Nous nous arrêtons pour la nuit à 3300m, l'altitude idéale pour encore bien dormir. Puis nous continuons notre montée vers le col San Francisco ; le paysage est comme toujours magnifique dans ce désert. Peu de véhicules nous doublent, aucun ne vient en sens inverse. Passés les 4200m, je commence à ressentir un mal de tête qui va aller en s'aggravant au fur et à mesure que l'on monte.
Nous restons un certain temps à discuter avec lui, parlons du Dakar ce qui provoque immédiatement une grimace. Non, il n'aime pas le Dakar. La première fois c'était une curiosité, mais maintenant cela suffit. Le Dakar était passé juste après nous à ce col en 2011, il y est encore passé l'an dernier. Le nombre de véhicules et de passagers, le surcroît de travail pour les douaniers, les pistes massacrées et l'environnement méprisé font que le Dakar n'est pas apprécié ici au Chili. La version 2016 ne passera d'ailleurs pas dans ce pays.
Nous continuons notre montée vers le col et le mal de tête continue aussi sa montée. Le mal d'altitude est spécial ; il plonge dans une sorte d'inconscience et de somnolence ; on sent que l'on pourrait être prêt à des actes incontrôlables, avec toujours ce marteau qui tape dans la tête... Ayant pris une gélule de Sorojchi, je ressens un mieux en arrivant à la Laguna Verde, juste sous le col.
Magnifique laguna ! Nous pouvons admirer le Nevado Ojos de Salado, 6800 m, que nous n'avions pas pu seulement apercevoir en 2010, car en arrivant au col nous avions eu droit à une tempête de neige. Nous sommes entourés d'une vingtaine de sommets de plus de 6000m dans un rayon assez réduit. Mais comme nous sommes déjà à 4700m, la hauteur des montagnes paraît moins impressionante.
Nous voyons arriver en sens inverse un cycliste tout emmitouflé, poussant son vélo très chargé, courbé pour faire face à un vent assez violent, zigzagant à cause de l'effort sur une piste de cailloux mobiles. Nous nous arrêtons pour savoir s'il a besoin de quelque chose. « Dulce ! » (du sucré). Nous lui donnons des mangues, des pêches. Tout de suite, il croque avidement dans une mangue. Il n'a pas mangé à midi. Lorsque nous l'avons croisé à la Laguna Verde, il venait de passer le col à 4700 m.
Je me sentais assez mal à cette altitude et pourtant quel confort dans notre fourgon ! Sur son vélo, des bouteilles d'eau ; chaudes sans doute car en plein soleil.
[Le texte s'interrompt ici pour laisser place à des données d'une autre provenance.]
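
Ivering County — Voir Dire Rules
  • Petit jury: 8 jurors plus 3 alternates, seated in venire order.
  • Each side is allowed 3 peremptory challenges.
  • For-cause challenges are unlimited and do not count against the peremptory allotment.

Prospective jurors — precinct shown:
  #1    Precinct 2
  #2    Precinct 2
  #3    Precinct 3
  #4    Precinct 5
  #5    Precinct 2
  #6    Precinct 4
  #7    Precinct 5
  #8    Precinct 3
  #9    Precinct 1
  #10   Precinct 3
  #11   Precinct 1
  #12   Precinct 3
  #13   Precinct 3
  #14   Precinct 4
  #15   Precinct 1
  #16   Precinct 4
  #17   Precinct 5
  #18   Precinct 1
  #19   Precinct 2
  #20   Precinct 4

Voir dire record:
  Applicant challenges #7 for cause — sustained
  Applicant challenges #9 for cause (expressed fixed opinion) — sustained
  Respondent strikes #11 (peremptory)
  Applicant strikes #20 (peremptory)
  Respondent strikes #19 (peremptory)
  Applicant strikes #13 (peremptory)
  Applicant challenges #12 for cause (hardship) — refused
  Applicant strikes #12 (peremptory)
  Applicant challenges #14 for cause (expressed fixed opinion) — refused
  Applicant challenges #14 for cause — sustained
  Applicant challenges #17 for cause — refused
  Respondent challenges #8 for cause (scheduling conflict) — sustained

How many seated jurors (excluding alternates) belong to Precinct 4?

Removed: #7, #8, #9, #11, #12, #13, #14, #19, #20.
Seated jurors 1–8: #1, #2, #3, #4, #5, #6, #10, #15 (alternates #16, #17, #18 not counted).
Of those, in Precinct 4: #6 → 1.

1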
Son pantalon est déchiré sur toute la longueur de l'entrejambe, sa tête est enveloppée de tissus pour éviter les brûlures du soleil.

Après avoir fait le plein de fruits et biscuits, il repart en poussant son vélo, face au vent, toujours en zigzaguant. William aura parcouru plus de 400km, tout seul dans ces montagnes arides sans voir d'autres gens que ceux des deux postes de douane (et nous) partant de Fiambala et arrivant à Copiapo, en passant en chemin le col à 4700m. Et ce n'est qu'une infime partie de son périple. Quel courageux bonhomme !

Nous nous arrêtons pour passer la nuit à l'habituelle altitude de 3300 m. Le ciel est assez menaçant mais nous n'aurons pas de pluie. Le lendemain nous comprendrons pourquoi nous n'avions pas rencontré de véhicules la veille.
Des machines travaillent à l'évacuation de la boue due aux éboulements. Il a beaucoup plu l'avant-veille côté argentin alors que nous quittions Copiapo. Nous avions bien remarqué les gros nuages menaçants qui n'annonçaient rien de bon de l'autre côté du col.
Nous roulons dans un paysage grandiose, magnifique ! Les couleurs des rochers passent sans transition du rouge au noir, au jaune, au blanc. Et nous revoyons des arbres, de l'herbe, des chevaux aussi. La vie !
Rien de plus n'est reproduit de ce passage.